The biggest problem most fans have had with FC Dallas over the years has been more off the field based than on the field. The team has always been one of the lowest spenders in the league, but have managed to put some good teams on the field despite their lack of spending. The team’s owners are often labeled as “cheap” and while it is true to an extent, I believe that the biggest problem isn’t that their “cheap”, but that they have no idea how to spend money. The “FC Dallas Way” has always been to buy cheap, buy young, and develop and promote players from the incredibly successful academy. While this way of doing business isn’t the most exciting for the casual fan and probably doesn’t bring in the most fans, they have found some success with it.
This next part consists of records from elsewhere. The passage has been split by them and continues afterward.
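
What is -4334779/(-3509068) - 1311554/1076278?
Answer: 31547550445/1888366344452 ≈ 0.016706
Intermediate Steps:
-4334779/(-3509068) - 1311554/1076278 = -4334779*(-1/3509068) - 1311554*1/1076278 = 4334779/3509068 - 655777/538139 = 31547550445/1888366344452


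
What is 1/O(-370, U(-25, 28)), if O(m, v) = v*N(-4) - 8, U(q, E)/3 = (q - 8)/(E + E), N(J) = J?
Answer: -14/13 ≈ -1.0769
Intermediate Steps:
U(q, E) = 3*(-8 + q)/(2*E) (U(q, E) = 3*((q - 8)/(E + E)) = 3*((-8 + q)/((2*E))) = 3*((-8 + q)*(1/(2*E))) = 3*((-8 + q)/(2*E)) = 3*(-8 + q)/(2*E))
O(m, v) = -8 - 4*v (O(m, v) = v*(-4) - 8 = -4*v - 8 = -8 - 4*v)
1/O(-370, U(-25, 28)) = 1/(-8 - 6*(-8 - 25)/28) = 1/(-8 - 6*(-33)/28) = 1/(-8 - 4*(-99/56)) = 1/(-8 + 99/14) = 1/(-13/14) = -14/13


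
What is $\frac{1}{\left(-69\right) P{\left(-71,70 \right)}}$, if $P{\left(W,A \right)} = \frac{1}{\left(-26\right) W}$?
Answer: $- \frac{1846}{69} \approx -26.754$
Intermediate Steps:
$P{\left(W,A \right)} = - \frac{1}{26 W}$
$\frac{1}{\left(-69\right) P{\left(-71,70 \right)}} = \frac{1}{\left(-69\right) \left(- \frac{1}{26 \left(-71\right)}\right)} = \frac{1}{\left(-69\right) \left(\left(- \frac{1}{26}\right) \left(- \frac{1}{71}\right)\right)} = \frac{1}{\left(-69\right) \frac{1}{1846}} = \frac{1}{- \frac{69}{1846}} = - \frac{1846}{69}$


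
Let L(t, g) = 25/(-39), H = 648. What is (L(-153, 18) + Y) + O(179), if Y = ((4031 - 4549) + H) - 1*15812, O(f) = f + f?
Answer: -597661/39 ≈ -15325.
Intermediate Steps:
L(t, g) = -25/39 (L(t, g) = 25*(-1/39) = -25/39)
O(f) = 2*f
Y = -15682 (Y = ((4031 - 4549) + 648) - 1*15812 = (-518 + 648) - 15812 = 130 - 15812 = -15682)
(L(-153, 18) + Y) + O(179) = (-25/39 - 15682) + 2*179 = -611623/39 + 358 = -597661/39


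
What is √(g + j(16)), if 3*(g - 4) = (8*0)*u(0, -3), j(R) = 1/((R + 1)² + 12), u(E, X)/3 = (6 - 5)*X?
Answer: √362705/301 ≈ 2.0008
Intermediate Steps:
u(E, X) = 3*X (u(E, X) = 3*((6 - 5)*X) = 3*(1*X) = 3*X)
j(R) = 1/(12 + (1 + R)²) (j(R) = 1/((1 + R)² + 12) = 1/(12 + (1 + R)²))
g = 4 (g = 4 + ((8*0)*(3*(-3)))/3 = 4 + (0*(-9))/3 = 4 + (⅓)*0 = 4 + 0 = 4)
√(g + j(16)) = √(4 + 1/(12 + (1 + 16)²)) = √(4 + 1/(12 + 17²)) = √(4 + 1/(12 + 289)) = √(4 + 1/301) = √(1205/301) = √362705/301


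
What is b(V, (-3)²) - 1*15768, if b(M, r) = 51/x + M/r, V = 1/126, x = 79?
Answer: -1412534135/89586 ≈ -15767.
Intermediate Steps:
V = 1/126 ≈ 0.0079365
b(M, r) = 51/79 + M/r
b(V, (-3)²) - 1*15768 = (51/79 + 1/(126*((-3)²))) - 1*15768 = (51/79 + (1/126)/9) - 15768 = (51/79 + (1/126)*(⅑)) - 15768 = (51/79 + 1/1134) - 15768 = 57913/89586 - 15768 = -1412534135/89586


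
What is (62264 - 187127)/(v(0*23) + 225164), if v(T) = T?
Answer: -124863/225164 ≈ -0.55454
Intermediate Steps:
(62264 - 187127)/(v(0*23) + 225164) = (62264 - 187127)/(0*23 + 225164) = -124863/(0 + 225164) = -124863/225164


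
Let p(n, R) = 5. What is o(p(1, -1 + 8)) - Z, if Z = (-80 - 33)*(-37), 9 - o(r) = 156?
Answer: -4328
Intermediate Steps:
o(r) = -147 (o(r) = 9 - 1*156 = 9 - 156 = -147)
Z = 4181 (Z = -113*(-37) = 4181)
o(p(1, -1 + 8)) - Z = -147 - 1*4181 = -147 - 4181 = -4328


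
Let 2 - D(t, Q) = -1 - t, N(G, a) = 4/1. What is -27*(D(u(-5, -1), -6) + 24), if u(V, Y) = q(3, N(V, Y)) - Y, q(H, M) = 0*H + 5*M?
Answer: -1296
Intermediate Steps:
N(G, a) = 4 (N(G, a) = 4*1 = 4)
q(H, M) = 5*M (q(H, M) = 0 + 5*M = 5*M)
u(V, Y) = 20 - Y (u(V, Y) = 5*4 - Y = 20 - Y)
D(t, Q) = 3 + t (D(t, Q) = 2 - (-1 - t) = 2 + (1 + t) = 3 + t)
-27*(D(u(-5, -1), -6) + 24) = -27*((3 + (20 - 1*(-1))) + 24) = -27*((3 + (20 + 1)) + 24) = -27*((3 + 21) + 24) = -27*(24 + 24) = -27*48 = -1296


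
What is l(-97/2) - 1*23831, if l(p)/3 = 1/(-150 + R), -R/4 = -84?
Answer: -1477521/62 ≈ -23831.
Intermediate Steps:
R = 336 (R = -4*(-84) = 336)
l(p) = 1/62 (l(p) = 3/(-150 + 336) = 3/186 = 3*(1/186) = 1/62)
l(-97/2) - 1*23831 = 1/62 - 1*23831 = 1/62 - 23831 = -1477521/62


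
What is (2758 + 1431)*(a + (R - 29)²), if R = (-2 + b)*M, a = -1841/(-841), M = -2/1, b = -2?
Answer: 1561332458/841 ≈ 1.8565e+6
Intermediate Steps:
M = -2 (M = -2*1 = -2)
a = 1841/841 (a = -1841*(-1/841) = 1841/841 ≈ 2.1891)
R = 8 (R = (-2 - 2)*(-2) = -4*(-2) = 8)
(2758 + 1431)*(a + (R - 29)²) = (2758 + 1431)*(1841/841 + (8 - 29)²) = 4189*(1841/841 + (-21)²) = 4189*(1841/841 + 441) = 4189*(372722/841) = 1561332458/841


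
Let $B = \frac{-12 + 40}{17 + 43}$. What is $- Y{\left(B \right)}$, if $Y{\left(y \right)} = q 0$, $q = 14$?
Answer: $0$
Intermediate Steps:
$B = \frac{7}{15}$ ($B = \frac{28}{60} = 28 \cdot \frac{1}{60} = \frac{7}{15} \approx 0.46667$)
$Y{\left(y \right)} = 0$ ($Y{\left(y \right)} = 14 \cdot 0 = 0$)
$- Y{\left(B \right)} = \left(-1\right) 0 = 0$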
But to achieve the ultimate success in MLS Cup this way isn’t enough.
If you’re gonna spend $2 million on one player, why not get a player who has played at a higher level than the Paraguayan league? If you’re going to pay a guy almost $1 million a year, why not get a guy from a better league than the Hungarian league? To me it’s not even that ownership is cheap, it’s that they don’t know how to spend money. When FC Dallas has tried to spend money over the years, it mostly seems to fail. The most successful use of money has to be Carlos Gruezo, who is exactly the type of player I would like to see them sign more often.
I would be much more patient with the struggles of a young developing player than a veteran who is making much more money and should be held to a much higher standard. If you want to play “money ball” and sign cheap and young and play your academy kids to be successful that way, then all the power to you. But don’t always push the “play your kids” motto when you aren’t actually doing that. Don’t use the world cup qualifying failure of your country as a chance to go to twitter and act like you’re going to save the sport in this country with your commitment to developing young talent, when that young talent isn’t being given a chance to play on a team that can’t even qualify for the playoffs in a league where over half the teams make it.
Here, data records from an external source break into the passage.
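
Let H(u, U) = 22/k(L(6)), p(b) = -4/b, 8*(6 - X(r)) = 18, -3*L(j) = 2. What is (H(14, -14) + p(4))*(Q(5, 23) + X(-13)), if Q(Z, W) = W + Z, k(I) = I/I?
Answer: 2667/4 ≈ 666.75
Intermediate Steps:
L(j) = -2/3 (L(j) = -1/3*2 = -2/3)
k(I) = 1
X(r) = 15/4 (X(r) = 6 - 1/8*18 = 6 - 9/4 = 15/4)
H(u, U) = 22 (H(u, U) = 22/1 = 22*1 = 22)
(H(14, -14) + p(4))*(Q(5, 23) + X(-13)) = (22 - 4/4)*((23 + 5) + 15/4) = (22 - 4*1/4)*(28 + 15/4) = (22 - 1)*(127/4) = 21*(127/4) = 2667/4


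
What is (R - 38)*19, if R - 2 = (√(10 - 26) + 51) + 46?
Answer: 1159 + 76*I ≈ 1159.0 + 76.0*I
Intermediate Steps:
R = 99 + 4*I (R = 2 + ((√(10 - 26) + 51) + 46) = 2 + ((√(-16) + 51) + 46) = 2 + ((4*I + 51) + 46) = 2 + ((51 + 4*I) + 46) = 2 + (97 + 4*I) = 99 + 4*I ≈ 99.0 + 4.0*I)
(R - 38)*19 = ((99 + 4*I) - 38)*19 = (61 + 4*I)*19 = 1159 + 76*I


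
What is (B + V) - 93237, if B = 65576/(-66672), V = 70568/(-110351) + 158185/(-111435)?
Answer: -37472586375409687/401893707258 ≈ -93240.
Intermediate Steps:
V = -297877859/144670161 (V = 70568*(-1/110351) + 158185*(-1/111435) = -70568/110351 - 1861/1311 = -297877859/144670161 ≈ -2.0590)
B = -8197/8334 (B = 65576*(-1/66672) = -8197/8334 ≈ -0.98356)
(B + V) - 93237 = (-8197/8334 - 297877859/144670161) - 93237 = -1222791795541/401893707258 - 93237 = -37472586375409687/401893707258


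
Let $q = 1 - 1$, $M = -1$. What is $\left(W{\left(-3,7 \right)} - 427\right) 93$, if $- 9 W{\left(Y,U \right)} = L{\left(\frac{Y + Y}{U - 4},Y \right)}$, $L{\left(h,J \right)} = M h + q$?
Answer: $- \frac{119195}{3} \approx -39732.0$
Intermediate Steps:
$q = 0$
$L{\left(h,J \right)} = - h$ ($L{\left(h,J \right)} = - h + 0 = - h$)
$W{\left(Y,U \right)} = \frac{2 Y}{9 \left(-4 + U\right)}$ ($W{\left(Y,U \right)} = - \frac{\left(-1\right) \frac{Y + Y}{U - 4}}{9} = - \frac{\left(-1\right) \frac{2 Y}{-4 + U}}{9} = - \frac{\left(-2\right) Y \frac{1}{-4 + U}}{9} = \frac{2 Y}{9 \left(-4 + U\right)}$)
$\left(W{\left(-3,7 \right)} - 427\right) 93 = \left(\frac{2}{9} \left(-3\right) \frac{1}{-4 + 7} - 427\right) 93 = \left(\frac{2}{9} \left(-3\right) \frac{1}{3} - 427\right) 93 = \left(- \frac{2}{9} - 427\right) 93 = \left(- \frac{3845}{9}\right) 93 = - \frac{119195}{3}$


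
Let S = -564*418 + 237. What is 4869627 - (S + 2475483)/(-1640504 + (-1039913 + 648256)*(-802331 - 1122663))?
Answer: 611897634874458565/125655955759 ≈ 4.8696e+6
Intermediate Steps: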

There is money being spent on this club, but not on the right things. If the club can afford to spend tens of millions of dollars on a hall of fame that no fans seem to be excited about, then surely they can afford to buy some higher quality players, or make other more necessary improvements to the stadium like some shade for one half of the seats, or maybe, just maybe spend some money marketing the team to help fill the half empty, reduced capacity stadium each week. Frankly, it’s embarrassing when I show up to every game and look out upon all the empty seats and then go home and watch highlights and see the crowds at other stadiums around the league.
At a time in this league where new exciting markets are emerging and one of the original members could be relocated and taken away from their city and their fans, let’s try to not be left behind by this growing league. It’s time for change, and the time is now.